Cultura

Souto Moura apela à união das instituições para permitir melhor divulgação da arquitetura moderna

Na cerimónia de doação do seu acervo à Casa da Arquitetura, o Prémio Pritzker diz ter encontrado ali o espaço ideal para a recolha, sistematização e estudo da sua obra

O arquiteto Eduardo Souto de Moura, à esquerda, cumprimenta Nuno Sampaio, diretor executivo da Casa da Arquitetura durante a cerimónia de assinatura do “Contrato de Depósito do Acervo Eduardo Souto de Moura na Casa da Arquitetura” em Matosinhos
ESTELA SILVA/Lusa

Numa intervenção de improviso e descomprometida, Eduardo Souto Moura afirmou na tarde desta sexta-feira, na cerimónia de assinatura do protocolo de cedência do seu acervo à Casa da Arquitetura – Centro Português de Arquitetura, que aquele poderia ser “ser um dia triste”, mas não será. Na verdade, prosseguiu, “é um dia especialmente feliz, pela satisfação de ver reconhecido um trabalho, uma vida difícil”, não a sua, mas a de todos os arquitetos.

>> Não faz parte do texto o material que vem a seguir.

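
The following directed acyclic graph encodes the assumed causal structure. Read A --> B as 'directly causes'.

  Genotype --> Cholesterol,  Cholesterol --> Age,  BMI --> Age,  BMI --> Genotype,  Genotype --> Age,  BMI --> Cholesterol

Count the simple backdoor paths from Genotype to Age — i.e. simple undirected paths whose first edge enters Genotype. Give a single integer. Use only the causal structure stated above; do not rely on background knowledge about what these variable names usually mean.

2

A backdoor path from Genotype to Age is any simple undirected path whose first edge points into Genotype (i.e. leaves Genotype via a parent).
Parents of Genotype: {BMI}.
Enumerating:
  P1: Genotype <- BMI -> Cholesterol -> Age
  P2: Genotype <- BMI -> Age
That exhausts the simple backdoor paths. Count: 2.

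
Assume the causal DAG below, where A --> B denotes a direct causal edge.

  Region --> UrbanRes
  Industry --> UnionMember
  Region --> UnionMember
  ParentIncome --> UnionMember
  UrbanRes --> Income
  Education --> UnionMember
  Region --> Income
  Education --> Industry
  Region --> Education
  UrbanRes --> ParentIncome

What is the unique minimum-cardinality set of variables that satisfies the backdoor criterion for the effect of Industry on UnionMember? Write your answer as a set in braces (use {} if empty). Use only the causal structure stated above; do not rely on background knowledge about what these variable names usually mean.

Variables eligible for adjustment (non-descendants of Industry, excluding Industry and UnionMember): {Education, Income, ParentIncome, Region, UrbanRes}.
Backdoor paths from Industry to UnionMember:
  P1: Industry <- Education <- Region -> UrbanRes -> ParentIncome -> UnionMember
  P2: Industry <- Education <- Region -> Income <- UrbanRes -> ParentIncome -> UnionMember
  P3: Industry <- Education <- Region -> UnionMember
  P4: Industry <- Education -> UnionMember
The empty set is not sufficient: P1 (Industry <- Education <- Region -> UrbanRes -> ParentIncome -> UnionMember) has no collider blocking it and no conditioned non-collider, so it is open.
Try {Education}:
  P1: blocked at chain node Education ∈ conditioning set.
  P2: blocked at chain node Education ∈ conditioning set.
  P3: blocked at chain node Education ∈ conditioning set.
  P4: blocked at fork node Education ∈ conditioning set.
{Education} contains no descendant of Industry and blocks every backdoor path.
No other singleton works — e.g. {Region} leaves P4 open — so {Education} is the unique smallest valid adjustment set.

{Education}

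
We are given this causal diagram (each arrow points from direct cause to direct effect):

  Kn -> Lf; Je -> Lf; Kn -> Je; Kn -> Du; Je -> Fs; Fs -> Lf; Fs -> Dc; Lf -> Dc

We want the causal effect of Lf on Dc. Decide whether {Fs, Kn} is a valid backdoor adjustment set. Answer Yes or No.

Backdoor paths from Lf to Dc (paths whose first edge points into Lf):
  P1: Lf <- Kn -> Je -> Fs -> Dc
  P2: Lf <- Je -> Fs -> Dc
  P3: Lf <- Fs -> Dc
Condition 1 (no descendant of Lf in the set): holds — descendants of Lf are {Dc}; none are in {Fs, Kn}.
Condition 2 (every backdoor path blocked by {Fs, Kn}):
  P1: blocked at fork node Kn ∈ conditioning set.
  P2: blocked at chain node Fs ∈ conditioning set.
  P3: blocked at fork node Fs ∈ conditioning set.
{Fs, Kn} satisfies the backdoor criterion.

Yes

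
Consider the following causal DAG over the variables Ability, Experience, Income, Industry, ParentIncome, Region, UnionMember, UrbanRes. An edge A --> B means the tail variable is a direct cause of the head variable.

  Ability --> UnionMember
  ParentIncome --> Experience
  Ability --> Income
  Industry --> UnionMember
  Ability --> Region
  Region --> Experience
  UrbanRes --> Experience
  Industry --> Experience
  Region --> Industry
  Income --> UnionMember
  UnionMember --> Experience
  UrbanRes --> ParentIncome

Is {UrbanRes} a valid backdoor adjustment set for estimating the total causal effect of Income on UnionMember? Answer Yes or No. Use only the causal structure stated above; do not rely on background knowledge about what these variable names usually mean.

Backdoor paths from Income to UnionMember (paths whose first edge points into Income):
  P1: Income <- Ability -> Region -> Industry -> UnionMember
  P2: Income <- Ability -> Region -> Industry -> Experience <- UnionMember
  P3: Income <- Ability -> Region -> Experience <- Industry -> UnionMember
  P4: Income <- Ability -> Region -> Experience <- UnionMember
  P5: Income <- Ability -> UnionMember
Condition 1 (no descendant of Income in the set): holds — descendants of Income are {Experience, UnionMember}; none are in {UrbanRes}.
Condition 2 (every backdoor path blocked by {UrbanRes}):
  P1: open — no interior node is in the conditioning set.
  P2: blocked at collider Experience (neither it nor any descendant is in the conditioning set).
  P3: blocked at collider Experience (neither it nor any descendant is in the conditioning set).
  P4: blocked at collider Experience (neither it nor any descendant is in the conditioning set).
  P5: open — no interior node is in the conditioning set.
{UrbanRes} does not satisfy the backdoor criterion.

No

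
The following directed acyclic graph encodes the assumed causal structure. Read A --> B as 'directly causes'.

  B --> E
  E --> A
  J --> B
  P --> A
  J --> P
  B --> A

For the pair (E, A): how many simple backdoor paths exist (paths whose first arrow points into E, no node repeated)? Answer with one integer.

2

A backdoor path from E to A is any simple undirected path whose first edge points into E (i.e. leaves E via a parent).
Parents of E: {B}.
Enumerating:
  P1: E <- B <- J -> P -> A
  P2: E <- B -> A
That exhausts the simple backdoor paths. Count: 2.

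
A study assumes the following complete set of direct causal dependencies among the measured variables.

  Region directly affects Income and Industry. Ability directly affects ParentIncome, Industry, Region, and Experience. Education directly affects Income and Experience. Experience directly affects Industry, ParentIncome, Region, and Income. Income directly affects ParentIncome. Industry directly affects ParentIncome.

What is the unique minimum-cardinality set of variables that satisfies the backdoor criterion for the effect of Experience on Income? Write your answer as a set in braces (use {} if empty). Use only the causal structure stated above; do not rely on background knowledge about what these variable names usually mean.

{Ability, Education}

Variables eligible for adjustment (non-descendants of Experience, excluding Experience and Income): {Ability, Education}.
Backdoor paths from Experience to Income:
  P1: Experience <- Ability -> Region -> Income
  P2: Experience <- Ability -> Region -> Industry -> ParentIncome <- Income
  P3: Experience <- Ability -> Industry <- Region -> Income
  P4: Experience <- Ability -> Industry -> ParentIncome <- Income
  P5: Experience <- Ability -> ParentIncome <- Income
  P6: Experience <- Ability -> ParentIncome <- Industry <- Region -> Income
  P7: Experience <- Education -> Income
The empty set is not sufficient: P1 (Experience <- Ability -> Region -> Income) has no collider blocking it and no conditioned non-collider, so it is open.
Try {Ability, Education}:
  P1: blocked at fork node Ability ∈ conditioning set.
  P2: blocked at fork node Ability ∈ conditioning set.
  P3: blocked at fork node Ability ∈ conditioning set.
  P4: blocked at fork node Ability ∈ conditioning set.
  P5: blocked at fork node Ability ∈ conditioning set.
  P6: blocked at fork node Ability ∈ conditioning set.
  P7: blocked at fork node Education ∈ conditioning set.
{Ability, Education} contains no descendant of Experience and blocks every backdoor path.
Every element of {Ability, Education} is needed (dropping Ability leaves P1 open; dropping Education leaves P7 open), so no proper subset is valid.
Among all size-2 subsets of the eligible variables, only {Ability, Education} blocks every backdoor path, so it is the unique smallest valid adjustment set.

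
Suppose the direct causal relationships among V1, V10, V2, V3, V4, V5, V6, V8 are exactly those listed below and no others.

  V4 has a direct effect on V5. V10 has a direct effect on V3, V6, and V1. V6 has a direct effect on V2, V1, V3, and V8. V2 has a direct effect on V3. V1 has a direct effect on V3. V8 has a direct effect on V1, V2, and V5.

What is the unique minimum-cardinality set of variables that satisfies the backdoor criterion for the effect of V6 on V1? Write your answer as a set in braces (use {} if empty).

Variables eligible for adjustment (non-descendants of V6, excluding V6 and V1): {V10, V4}.
Backdoor paths from V6 to V1:
  P1: V6 <- V10 -> V1
  P2: V6 <- V10 -> V3 <- V1
  P3: V6 <- V10 -> V3 <- V2 <- V8 -> V1
The empty set is not sufficient: P1 (V6 <- V10 -> V1) has no collider blocking it and no conditioned non-collider, so it is open.
Try {V10}:
  P1: blocked at fork node V10 ∈ conditioning set.
  P2: blocked at fork node V10 ∈ conditioning set.
  P3: blocked at fork node V10 ∈ conditioning set.
{V10} contains no descendant of V6 and blocks every backdoor path.
No other singleton works — e.g. {V4} leaves P1 open — so {V10} is the unique smallest valid adjustment set.

{V10}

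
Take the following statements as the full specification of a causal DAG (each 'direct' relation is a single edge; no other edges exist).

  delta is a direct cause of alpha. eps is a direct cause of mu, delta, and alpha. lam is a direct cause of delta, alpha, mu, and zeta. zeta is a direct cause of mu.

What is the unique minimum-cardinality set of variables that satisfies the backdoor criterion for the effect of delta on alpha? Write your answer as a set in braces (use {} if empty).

Variables eligible for adjustment (non-descendants of delta, excluding delta and alpha): {eps, lam, mu, zeta}.
Backdoor paths from delta to alpha:
  P1: delta <- lam -> zeta -> mu <- eps -> alpha
  P2: delta <- lam -> mu <- eps -> alpha
  P3: delta <- lam -> alpha
  P4: delta <- eps -> mu <- lam -> alpha
  P5: delta <- eps -> mu <- zeta <- lam -> alpha
  P6: delta <- eps -> alpha
The empty set is not sufficient: P3 (delta <- lam -> alpha) has no collider blocking it and no conditioned non-collider, so it is open.
Try {eps, lam}:
  P1: blocked at fork node lam ∈ conditioning set.
  P2: blocked at fork node lam ∈ conditioning set.
  P3: blocked at fork node lam ∈ conditioning set.
  P4: blocked at fork node eps ∈ conditioning set.
  P5: blocked at fork node eps ∈ conditioning set.
  P6: blocked at fork node eps ∈ conditioning set.
{eps, lam} contains no descendant of delta and blocks every backdoor path.
Every element of {eps, lam} is needed (dropping eps leaves P6 open; dropping lam leaves P3 open), so no proper subset is valid.
Among all size-2 subsets of the eligible variables, only {eps, lam} blocks every backdoor path, so it is the unique smallest valid adjustment set.

{eps, lam}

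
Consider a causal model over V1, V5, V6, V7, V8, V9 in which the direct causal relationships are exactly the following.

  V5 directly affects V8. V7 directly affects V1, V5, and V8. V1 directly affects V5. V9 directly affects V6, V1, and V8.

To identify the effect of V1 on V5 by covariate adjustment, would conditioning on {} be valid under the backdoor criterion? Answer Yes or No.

Backdoor paths from V1 to V5 (paths whose first edge points into V1):
  P1: V1 <- V7 -> V5
  P2: V1 <- V7 -> V8 <- V5
  P3: V1 <- V9 -> V8 <- V7 -> V5
  P4: V1 <- V9 -> V8 <- V5
Condition 1 (no descendant of V1 in the set): holds — descendants of V1 are {V5, V8}; none are in {}.
Condition 2 (every backdoor path blocked by {}):
  P1: open — no interior node is in the conditioning set.
  P2: blocked at collider V8 (neither it nor any descendant is in the conditioning set).
  P3: blocked at collider V8 (neither it nor any descendant is in the conditioning set).
  P4: blocked at collider V8 (neither it nor any descendant is in the conditioning set).
{} does not satisfy the backdoor criterion.

No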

Perante a Ministra da Cultura, Souto Moura frisou ter optado pela CA “porque primeiro seduziu-me o facto de não existir e ter de ser feito. Gosto de participar na criação das coisas”. Depois por ter verificado que “as outras instituições são autênticos jazigos. Lamento que o arquiteto Távora esteja encerrado. Nunca vi uma exposição sobre Távora. É uma personagem única”. De igual modo nunca viu uma verdadeira grande exposição do arquiteto Teotónio Pereira. Instituições como a Fundação Marques da Silva, a Gulbenkian, o Forte de Sacavém, sugeriu, “não devem ser depósitos. Devem ser fatores de criação de novos fenómenos e promoção da arquitetura”.

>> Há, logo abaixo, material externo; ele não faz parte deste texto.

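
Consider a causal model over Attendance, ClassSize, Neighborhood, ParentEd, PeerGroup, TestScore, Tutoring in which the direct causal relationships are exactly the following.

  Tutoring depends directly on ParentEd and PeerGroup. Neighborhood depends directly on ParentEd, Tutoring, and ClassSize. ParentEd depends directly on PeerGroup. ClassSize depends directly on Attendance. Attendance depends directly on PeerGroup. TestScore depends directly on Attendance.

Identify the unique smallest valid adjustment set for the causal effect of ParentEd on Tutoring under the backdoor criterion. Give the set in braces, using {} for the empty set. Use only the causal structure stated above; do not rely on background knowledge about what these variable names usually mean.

{PeerGroup}

Variables eligible for adjustment (non-descendants of ParentEd, excluding ParentEd and Tutoring): {Attendance, ClassSize, PeerGroup, TestScore}.
Backdoor paths from ParentEd to Tutoring:
  P1: ParentEd <- PeerGroup -> Attendance -> ClassSize -> Neighborhood <- Tutoring
  P2: ParentEd <- PeerGroup -> Tutoring
The empty set is not sufficient: P2 (ParentEd <- PeerGroup -> Tutoring) has no collider blocking it and no conditioned non-collider, so it is open.
Try {PeerGroup}:
  P1: blocked at fork node PeerGroup ∈ conditioning set.
  P2: blocked at fork node PeerGroup ∈ conditioning set.
{PeerGroup} contains no descendant of ParentEd and blocks every backdoor path.
No other singleton works — e.g. {Attendance} leaves P2 open — so {PeerGroup} is the unique smallest valid adjustment set.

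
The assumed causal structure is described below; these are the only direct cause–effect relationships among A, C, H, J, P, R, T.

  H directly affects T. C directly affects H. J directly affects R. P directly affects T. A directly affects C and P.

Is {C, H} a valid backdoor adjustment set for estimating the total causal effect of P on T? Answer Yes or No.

Backdoor paths from P to T (paths whose first edge points into P):
  P1: P <- A -> C -> H -> T
Condition 1 (no descendant of P in the set): holds — descendants of P are {T}; none are in {C, H}.
Condition 2 (every backdoor path blocked by {C, H}):
  P1: blocked at chain node C ∈ conditioning set.
{C, H} satisfies the backdoor criterion.

Yes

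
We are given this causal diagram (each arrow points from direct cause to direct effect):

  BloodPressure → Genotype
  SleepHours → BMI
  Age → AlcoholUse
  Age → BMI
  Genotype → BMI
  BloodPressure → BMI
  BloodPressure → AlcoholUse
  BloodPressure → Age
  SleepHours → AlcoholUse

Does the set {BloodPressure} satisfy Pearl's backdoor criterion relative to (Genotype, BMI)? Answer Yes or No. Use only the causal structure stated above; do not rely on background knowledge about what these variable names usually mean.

Yes

Backdoor paths from Genotype to BMI (paths whose first edge points into Genotype):
  P1: Genotype <- BloodPressure -> Age -> BMI
  P2: Genotype <- BloodPressure -> Age -> AlcoholUse <- SleepHours -> BMI
  P3: Genotype <- BloodPressure -> BMI
  P4: Genotype <- BloodPressure -> AlcoholUse <- SleepHours -> BMI
  P5: Genotype <- BloodPressure -> AlcoholUse <- Age -> BMI
Condition 1 (no descendant of Genotype in the set): holds — descendants of Genotype are {BMI}; none are in {BloodPressure}.
Condition 2 (every backdoor path blocked by {BloodPressure}):
  P1: blocked at fork node BloodPressure ∈ conditioning set.
  P2: blocked at fork node BloodPressure ∈ conditioning set.
  P3: blocked at fork node BloodPressure ∈ conditioning set.
  P4: blocked at fork node BloodPressure ∈ conditioning set.
  P5: blocked at fork node BloodPressure ∈ conditioning set.
{BloodPressure} satisfies the backdoor criterion.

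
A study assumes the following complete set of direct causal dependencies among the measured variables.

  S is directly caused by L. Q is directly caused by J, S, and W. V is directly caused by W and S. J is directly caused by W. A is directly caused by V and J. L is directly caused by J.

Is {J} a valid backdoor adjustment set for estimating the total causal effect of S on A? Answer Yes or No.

Yes

Backdoor paths from S to A (paths whose first edge points into S):
  P1: S <- L <- J <- W -> V -> A
  P2: S <- L <- J -> A
  P3: S <- L <- J -> Q <- W -> V -> A
Condition 1 (no descendant of S in the set): holds — descendants of S are {A, Q, V}; none are in {J}.
Condition 2 (every backdoor path blocked by {J}):
  P1: blocked at chain node J ∈ conditioning set.
  P2: blocked at fork node J ∈ conditioning set.
  P3: blocked at fork node J ∈ conditioning set.
{J} satisfies the backdoor criterion.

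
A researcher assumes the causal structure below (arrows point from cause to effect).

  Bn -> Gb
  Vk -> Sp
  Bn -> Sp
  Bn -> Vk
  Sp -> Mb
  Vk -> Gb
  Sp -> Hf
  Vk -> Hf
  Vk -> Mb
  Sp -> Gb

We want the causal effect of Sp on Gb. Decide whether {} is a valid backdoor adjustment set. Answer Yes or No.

No

Backdoor paths from Sp to Gb (paths whose first edge points into Sp):
  P1: Sp <- Bn -> Vk -> Gb
  P2: Sp <- Bn -> Gb
  P3: Sp <- Vk <- Bn -> Gb
  P4: Sp <- Vk -> Gb
Condition 1 (no descendant of Sp in the set): holds — descendants of Sp are {Gb, Hf, Mb}; none are in {}.
Condition 2 (every backdoor path blocked by {}):
  P1: open — no interior node is in the conditioning set.
  P2: open — no interior node is in the conditioning set.
  P3: open — no interior node is in the conditioning set.
  P4: open — no interior node is in the conditioning set.
{} does not satisfy the backdoor criterion.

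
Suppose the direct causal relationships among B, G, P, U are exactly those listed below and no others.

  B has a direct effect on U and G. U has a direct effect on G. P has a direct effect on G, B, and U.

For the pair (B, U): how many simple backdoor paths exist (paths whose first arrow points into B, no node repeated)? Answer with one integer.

A backdoor path from B to U is any simple undirected path whose first edge points into B (i.e. leaves B via a parent).
Parents of B: {P}.
Enumerating:
  P1: B <- P -> U
  P2: B <- P -> G <- U
That exhausts the simple backdoor paths. Count: 2.

2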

Antes da cerimónia, e em conversa com o Expresso, Souto Moura dizia ser “fundamental fazer uma exposição sobre a origem da arquitetura moderna, ou a consolidação, não bairrista, sobre a arquitetura do Nuno Teotónio Pereira e de Fernando Távora. O Távora é muito importante para o Porto. Os dois são importante para nós. Não é por acaso que o Teotónio Pereira telefonou ao Távora, há 40 ou 50 anos e combinaram um almoço para se conhecerem. Se calhar é a partir desse momento que a arquitetura portuguesa começa a ser conhecida. Porque eles os dois eram muito bons”.

Importa, porém conhecer o que aconteceu para trás. O que os levou a encontrarem-se e o que aconteceu para futuro. “Tem de haver uma troca entre instituições, entre a Gulbenkian , onde está o arquivo de Teotónio Pereira, e a Fundação Marques da Silva, onde está o arquivo de Fernando Távora, que no fundo são arquivos fechados”.

Quanto ao que estava prestes a entregar, o Prémio Pritzker falou dos 8 mil desenhos para os quais já não tem espaço. Além de que, acrescentou, “há tanta gente, estudantes a irem todos os dias ao meu escritório, a fazerem teses. Não tenho, nem espaço, nem disponibilidade”.

A Casa da Arquitetura, afirmou ainda ao Expresso, “já deu provas de que tem boas instalações, tem boa programação e tem uma coisa que em Portugal não há, que é dinheiro. Além de que faz coisas”.

Nesse sentido, não tem qualquer problema em depositar ali o património. “É uma forma de estar mais disponível para estudo. É isso que interessa. Penso que o futuro dos museus não é ter coleções. Não há dinheiro que chegue. O futuro é misturar as coisas e fazer temas.”

No trabalho de sistematização feito o arquiteto confrontou-se com desenhos dos quais já nem tinha memória. Reencontrou os comentários de Álvaro Siza a esses desenhos feitos numa altura em que trabalhavam juntos.

O que há li de mais particular, concluiu “é o que me tenho divertido a mostrarem-me desenhos de que já não faço ideia, porque os desenhei há 40 anos e observações de outras pessoas, fundamentalmente do Siza, quando trabalhávamos juntos, em que ele faz anotações com o seu espírito de humor”.

O protocolo foi assinado com o diretor executivo da CA, Nuno Sampaio, que fez um pequeno historial do processo que conduziu à instalação da Casa da Arquitectura nas antigas instalações da Real Vinícola e apresentou alguns dos projetos de futuro relacionados com a grande exposição sobre a obra de Souto Moura a organizar a partir de outubro.